Until the day when Jimmy Page strangles Robbie Williams to death with his large intestine over their endless mansion refurbishments feud, ageing rockers can firmly seal themselves into the ISAC Cunt Hall of Fame.

Nominated by The Empire Cunts Back

Line Dancing

Now, I’ve never liked dancing, going right back to when I was a youth. It’s not because I’m self-conscious or anything like that and quite likely it’s partly because I’m crap at it. I’d have a go at it but I found I could always rely on my natural good looks and athleticism to attract the ladies. Some men down the years have seen dancing as a way of walking off with a pretty lady and that’s fine. I’ve always found real men can’t dance, don’t need to dance and won’t dance even with a red hot poker up their arse. Anyone who’s ‘good’ at it I’ve usually found to be a rake or a gigolo.

However, there is absolutely no fuckin way I’d even go near one of these barns to join in the phenomenon they call line dancing. What the fuck do these people think they look like? A place for pulling women? Christ, anyone remotely looking like a man would only be on the dance floor for a minute before they’d have a 70 year old granny hanging round their neck proposing to them. It’s a place designed for ugly old hags where they can actually ask a man for a dance. It might be ok for Wayne Rooney but not any self respecting men.

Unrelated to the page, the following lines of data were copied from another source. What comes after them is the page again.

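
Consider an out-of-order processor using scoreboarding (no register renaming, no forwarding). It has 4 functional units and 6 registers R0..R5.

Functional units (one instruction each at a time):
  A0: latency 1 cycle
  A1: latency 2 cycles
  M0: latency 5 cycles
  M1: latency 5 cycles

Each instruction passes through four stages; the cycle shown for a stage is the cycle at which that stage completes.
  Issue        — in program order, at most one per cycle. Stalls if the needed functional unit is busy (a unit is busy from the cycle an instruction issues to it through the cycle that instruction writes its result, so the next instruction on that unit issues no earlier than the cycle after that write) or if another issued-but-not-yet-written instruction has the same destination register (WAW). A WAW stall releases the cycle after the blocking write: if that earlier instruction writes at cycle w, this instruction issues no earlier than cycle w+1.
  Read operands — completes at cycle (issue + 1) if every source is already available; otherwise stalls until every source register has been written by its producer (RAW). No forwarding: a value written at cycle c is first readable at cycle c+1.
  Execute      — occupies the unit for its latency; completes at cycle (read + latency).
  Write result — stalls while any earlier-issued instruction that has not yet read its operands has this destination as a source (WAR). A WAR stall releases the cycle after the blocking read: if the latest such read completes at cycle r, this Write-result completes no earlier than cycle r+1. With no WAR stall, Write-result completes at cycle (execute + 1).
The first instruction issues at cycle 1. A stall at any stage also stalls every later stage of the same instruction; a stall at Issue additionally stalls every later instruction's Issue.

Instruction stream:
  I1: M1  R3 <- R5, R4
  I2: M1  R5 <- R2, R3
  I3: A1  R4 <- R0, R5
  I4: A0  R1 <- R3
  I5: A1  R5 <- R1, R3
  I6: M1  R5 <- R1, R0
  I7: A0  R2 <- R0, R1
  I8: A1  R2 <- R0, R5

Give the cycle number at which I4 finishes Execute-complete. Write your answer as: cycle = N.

  I1 | 1 | 2 | 7 | 8
  I2 | 9 | 10 | 15 | 16   struct: M1 busy until I1 writes@8
  I3 | 10 | 17 | 19 | 20   RAW R5: wait I2 write@16
  I4 | 11 | 12 | 13 | 14
  I5 | 21 | 22 | 24 | 25   struct: A1 busy until I3 writes@20
  I6 | 26 | 27 | 32 | 33   WAW R5: wait I5 write@25
  I7 | 27 | 28 | 29 | 30
  I8 | 31 | 34 | 36 | 37   WAW R2: wait I7 write@30 · RAW R5: wait I6 write@33

cycle = 13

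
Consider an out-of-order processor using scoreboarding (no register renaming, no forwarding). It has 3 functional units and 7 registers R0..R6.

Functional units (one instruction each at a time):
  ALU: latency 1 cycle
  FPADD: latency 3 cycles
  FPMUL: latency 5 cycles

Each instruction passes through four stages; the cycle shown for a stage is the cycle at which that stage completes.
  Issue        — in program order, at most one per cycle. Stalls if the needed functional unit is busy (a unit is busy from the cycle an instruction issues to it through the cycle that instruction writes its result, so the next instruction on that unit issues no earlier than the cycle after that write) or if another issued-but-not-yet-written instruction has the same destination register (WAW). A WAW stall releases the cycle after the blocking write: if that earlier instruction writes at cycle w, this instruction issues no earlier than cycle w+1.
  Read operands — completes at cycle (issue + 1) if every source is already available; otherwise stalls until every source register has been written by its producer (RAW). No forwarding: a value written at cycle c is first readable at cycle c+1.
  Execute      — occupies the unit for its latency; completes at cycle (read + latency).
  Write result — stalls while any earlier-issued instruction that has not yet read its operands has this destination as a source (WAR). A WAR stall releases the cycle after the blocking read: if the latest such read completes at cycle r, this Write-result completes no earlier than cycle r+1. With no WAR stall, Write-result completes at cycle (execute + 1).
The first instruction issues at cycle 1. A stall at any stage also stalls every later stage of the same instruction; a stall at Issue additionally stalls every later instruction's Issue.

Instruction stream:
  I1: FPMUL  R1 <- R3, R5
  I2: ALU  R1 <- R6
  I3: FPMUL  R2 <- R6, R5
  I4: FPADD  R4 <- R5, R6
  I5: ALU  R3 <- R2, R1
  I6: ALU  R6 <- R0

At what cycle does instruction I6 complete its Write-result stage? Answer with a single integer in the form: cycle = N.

cycle = 24

[I1] 1/2/7/8
[I2] 9/10/11/12  (WAW R1: wait I1 write@8)
[I3] 10/11/16/17
[I4] 11/12/15/16
[I5] 13/18/19/20  (struct: ALU busy until I2 writes@12; RAW R2: wait I3 write@17)
[I6] 21/22/23/24  (struct: ALU busy until I5 writes@20)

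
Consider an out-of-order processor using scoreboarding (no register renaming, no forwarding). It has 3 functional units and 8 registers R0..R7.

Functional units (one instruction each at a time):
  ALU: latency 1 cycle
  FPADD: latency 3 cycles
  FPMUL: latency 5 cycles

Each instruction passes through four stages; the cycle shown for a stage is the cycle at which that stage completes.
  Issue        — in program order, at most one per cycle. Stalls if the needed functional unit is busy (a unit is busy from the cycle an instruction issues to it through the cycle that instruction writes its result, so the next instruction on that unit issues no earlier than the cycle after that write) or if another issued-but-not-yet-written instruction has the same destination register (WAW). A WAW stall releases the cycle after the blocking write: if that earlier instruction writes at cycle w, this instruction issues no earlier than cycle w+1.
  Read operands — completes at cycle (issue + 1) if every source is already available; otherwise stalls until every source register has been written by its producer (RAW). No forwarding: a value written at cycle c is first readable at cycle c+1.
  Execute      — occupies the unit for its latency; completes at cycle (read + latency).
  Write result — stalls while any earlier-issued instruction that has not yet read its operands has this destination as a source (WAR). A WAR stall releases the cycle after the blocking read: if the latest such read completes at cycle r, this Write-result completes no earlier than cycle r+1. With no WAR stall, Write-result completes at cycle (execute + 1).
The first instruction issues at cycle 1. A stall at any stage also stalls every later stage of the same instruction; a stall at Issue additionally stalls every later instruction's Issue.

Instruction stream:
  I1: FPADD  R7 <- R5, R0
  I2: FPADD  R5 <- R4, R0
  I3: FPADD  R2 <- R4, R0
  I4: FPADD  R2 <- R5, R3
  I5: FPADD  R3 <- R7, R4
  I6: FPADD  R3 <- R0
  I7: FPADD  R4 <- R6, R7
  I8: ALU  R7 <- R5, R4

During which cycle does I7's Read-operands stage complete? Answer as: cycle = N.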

Then turn to the way these people are dressed. The obligatory checked shirt, the cowboy hat and the belt – don’t forget the belt because this is essential to hang your hands on. I’ve come across some cowboys in my time but none to beat these ridiculous looking cunts. And before anyone says ‘it’s great fun’ – fuck off. It’s as much fun as a hog roast in the grounds of the local mosque. It’s amazing how many of these barns due to hold these events mysteriously burn down the night before. Line dancing is for cunts.

Nominated by Bluntspeakingcunt

The London Borough of Islington

A concise cunting for the London Borough of Islington (where else?) I needn’t elaborate on the statement below:

The mayor who wears a hijab

Cllr Rakhia Ismail, the UK’s first Somali-born female mayor and is thought to be the first mayor to wear a hijab.

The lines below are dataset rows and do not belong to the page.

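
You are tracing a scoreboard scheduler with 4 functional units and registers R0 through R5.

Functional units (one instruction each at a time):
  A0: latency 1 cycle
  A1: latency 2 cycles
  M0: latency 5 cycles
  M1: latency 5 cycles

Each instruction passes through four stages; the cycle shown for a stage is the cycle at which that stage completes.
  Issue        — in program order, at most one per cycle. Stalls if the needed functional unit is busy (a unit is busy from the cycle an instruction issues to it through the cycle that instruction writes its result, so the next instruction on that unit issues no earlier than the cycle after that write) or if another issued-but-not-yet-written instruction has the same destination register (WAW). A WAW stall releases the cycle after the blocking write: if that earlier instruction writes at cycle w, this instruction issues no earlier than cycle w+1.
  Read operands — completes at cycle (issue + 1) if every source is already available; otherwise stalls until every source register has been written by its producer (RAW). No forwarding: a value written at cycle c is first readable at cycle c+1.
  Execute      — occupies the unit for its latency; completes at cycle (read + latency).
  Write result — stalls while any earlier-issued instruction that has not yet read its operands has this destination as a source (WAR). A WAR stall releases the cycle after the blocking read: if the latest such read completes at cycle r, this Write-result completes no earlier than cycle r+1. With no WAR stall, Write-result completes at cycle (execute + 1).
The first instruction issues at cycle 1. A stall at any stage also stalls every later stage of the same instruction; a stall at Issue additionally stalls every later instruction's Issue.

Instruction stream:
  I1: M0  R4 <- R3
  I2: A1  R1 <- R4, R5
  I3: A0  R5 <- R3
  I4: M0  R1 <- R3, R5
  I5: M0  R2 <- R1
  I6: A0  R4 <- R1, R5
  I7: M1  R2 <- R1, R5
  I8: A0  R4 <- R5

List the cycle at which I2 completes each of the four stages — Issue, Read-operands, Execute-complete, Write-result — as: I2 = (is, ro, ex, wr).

I2 = (2, 9, 11, 12)

[I1] 1/2/7/8
[I2] 2/9/11/12  (RAW R4: wait I1 write@8)
[I3] 3/4/5/10  (WAR R5: wait I2 read@9)
[I4] 13/14/19/20  (WAW R1: wait I2 write@12)
[I5] 21/22/27/28  (struct: M0 busy until I4 writes@20)
[I6] 22/23/24/25
[I7] 29/30/35/36  (WAW R2: wait I5 write@28)
[I8] 30/31/32/33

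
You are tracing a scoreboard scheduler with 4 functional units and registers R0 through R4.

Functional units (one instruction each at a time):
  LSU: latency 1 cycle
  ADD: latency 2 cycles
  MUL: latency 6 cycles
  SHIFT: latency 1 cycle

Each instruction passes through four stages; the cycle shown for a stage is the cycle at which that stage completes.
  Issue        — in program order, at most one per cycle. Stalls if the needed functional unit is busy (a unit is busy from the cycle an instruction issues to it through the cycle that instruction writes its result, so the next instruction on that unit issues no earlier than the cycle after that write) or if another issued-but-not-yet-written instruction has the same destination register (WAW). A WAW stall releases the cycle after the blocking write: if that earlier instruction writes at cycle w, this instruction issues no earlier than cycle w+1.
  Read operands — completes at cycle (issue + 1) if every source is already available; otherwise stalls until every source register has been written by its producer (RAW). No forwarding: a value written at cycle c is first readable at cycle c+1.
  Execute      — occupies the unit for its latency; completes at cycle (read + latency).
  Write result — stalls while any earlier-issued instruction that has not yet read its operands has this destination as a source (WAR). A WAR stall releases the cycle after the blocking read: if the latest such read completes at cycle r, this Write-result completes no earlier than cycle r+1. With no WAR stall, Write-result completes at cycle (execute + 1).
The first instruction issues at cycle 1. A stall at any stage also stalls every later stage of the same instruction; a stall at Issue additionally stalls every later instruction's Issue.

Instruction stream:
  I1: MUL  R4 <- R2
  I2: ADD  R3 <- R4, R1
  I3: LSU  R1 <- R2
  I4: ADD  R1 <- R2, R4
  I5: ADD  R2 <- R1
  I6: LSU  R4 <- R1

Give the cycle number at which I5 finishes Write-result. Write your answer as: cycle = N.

cycle = 23

[I1] 1/2/8/9
[I2] 2/10/12/13  (RAW R4: wait I1 write@9)
[I3] 3/4/5/11  (WAR R1: wait I2 read@10)
[I4] 14/15/17/18  (struct: ADD busy until I2 writes@13)
[I5] 19/20/22/23  (struct: ADD busy until I4 writes@18)
[I6] 20/21/22/23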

Cllr Ismail was chosen as the new mayor for Islington, north London – a mostly ceremonial role – on 16 May.

Nominated by Cuntstable Cuntbubble

Islington, the home of Corbyn, Flabbott et alia.

Just to prove that the Labour Party can’t sink any lower, Islington, the home of the bearded messiah himself, voted against him.

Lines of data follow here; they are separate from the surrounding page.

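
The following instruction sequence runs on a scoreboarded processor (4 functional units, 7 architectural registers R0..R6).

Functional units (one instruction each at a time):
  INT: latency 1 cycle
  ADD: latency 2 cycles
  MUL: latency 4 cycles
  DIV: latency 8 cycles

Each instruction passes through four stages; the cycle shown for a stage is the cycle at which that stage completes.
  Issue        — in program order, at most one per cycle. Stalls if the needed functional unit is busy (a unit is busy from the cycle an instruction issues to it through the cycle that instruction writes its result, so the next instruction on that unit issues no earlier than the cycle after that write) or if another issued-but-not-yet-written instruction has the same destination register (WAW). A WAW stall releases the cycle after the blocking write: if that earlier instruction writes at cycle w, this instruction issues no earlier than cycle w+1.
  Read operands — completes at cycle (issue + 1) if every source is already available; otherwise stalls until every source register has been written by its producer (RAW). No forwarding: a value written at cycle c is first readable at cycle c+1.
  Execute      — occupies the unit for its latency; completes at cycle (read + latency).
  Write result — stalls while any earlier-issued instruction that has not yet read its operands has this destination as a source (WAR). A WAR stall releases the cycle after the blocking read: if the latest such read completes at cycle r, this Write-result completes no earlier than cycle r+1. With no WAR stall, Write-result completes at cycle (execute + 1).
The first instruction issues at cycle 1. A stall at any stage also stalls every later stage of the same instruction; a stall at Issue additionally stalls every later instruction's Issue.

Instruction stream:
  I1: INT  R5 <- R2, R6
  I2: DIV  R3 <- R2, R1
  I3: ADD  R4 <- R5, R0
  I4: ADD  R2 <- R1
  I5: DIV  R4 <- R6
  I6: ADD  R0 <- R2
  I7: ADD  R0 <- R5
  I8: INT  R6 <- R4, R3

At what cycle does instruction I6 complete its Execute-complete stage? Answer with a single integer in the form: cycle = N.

I1 -> (1, 2, 3, 4)
I2 -> (2, 3, 11, 12)
I3 -> (3, 5, 7, 8)  // RAW R5: wait I1 write@4
I4 -> (9, 10, 12, 13)  // struct: ADD busy until I3 writes@8
I5 -> (13, 14, 22, 23)  // struct: DIV busy until I2 writes@12
I6 -> (14, 15, 17, 18)
I7 -> (19, 20, 22, 23)  // struct: ADD busy until I6 writes@18
I8 -> (20, 24, 25, 26)  // RAW R4: wait I5 write@23

cycle = 17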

Maybe the cunts ain’t such cunts after all, but I ain’t putting money on it. They voted for fucking Cable…

Nominated by Dioclese

80s-obsessed hipsters

Id like to nominate 80s-obsessed hipsters.
Most of these cunts werent alive in the eighties and although they claim to love 80s pop culture, they only experience it as re-packaged via modern fare such as Stranger Things, Family Guy, Ready Player One or those tiresome geek-pleasing references in films made by pasticheurs such as J.J. Abrams.

They can be found wearing T-Shirts with ‘geek’ in the typeface ofthe Atari logo or telling everyone how Ferris Bueller is the best teen movie ever made. They’ve never seen it but some mediocre Hollywood TV writer on Twitter said so.

As a child of the eighties, i can say quite objectively that 90% of eighties pop culture was utter crap. All of this stuff that has been fetished by gimp creatives of my generation who never grew up is embarrassing. Also, if they give you a blank stare at the mention of the Mysterious Cities of Gold, you can openly laugh at their pretensions and shit on their vintage Nintendo.

Fuck off and get your own childhood, you daft cunts.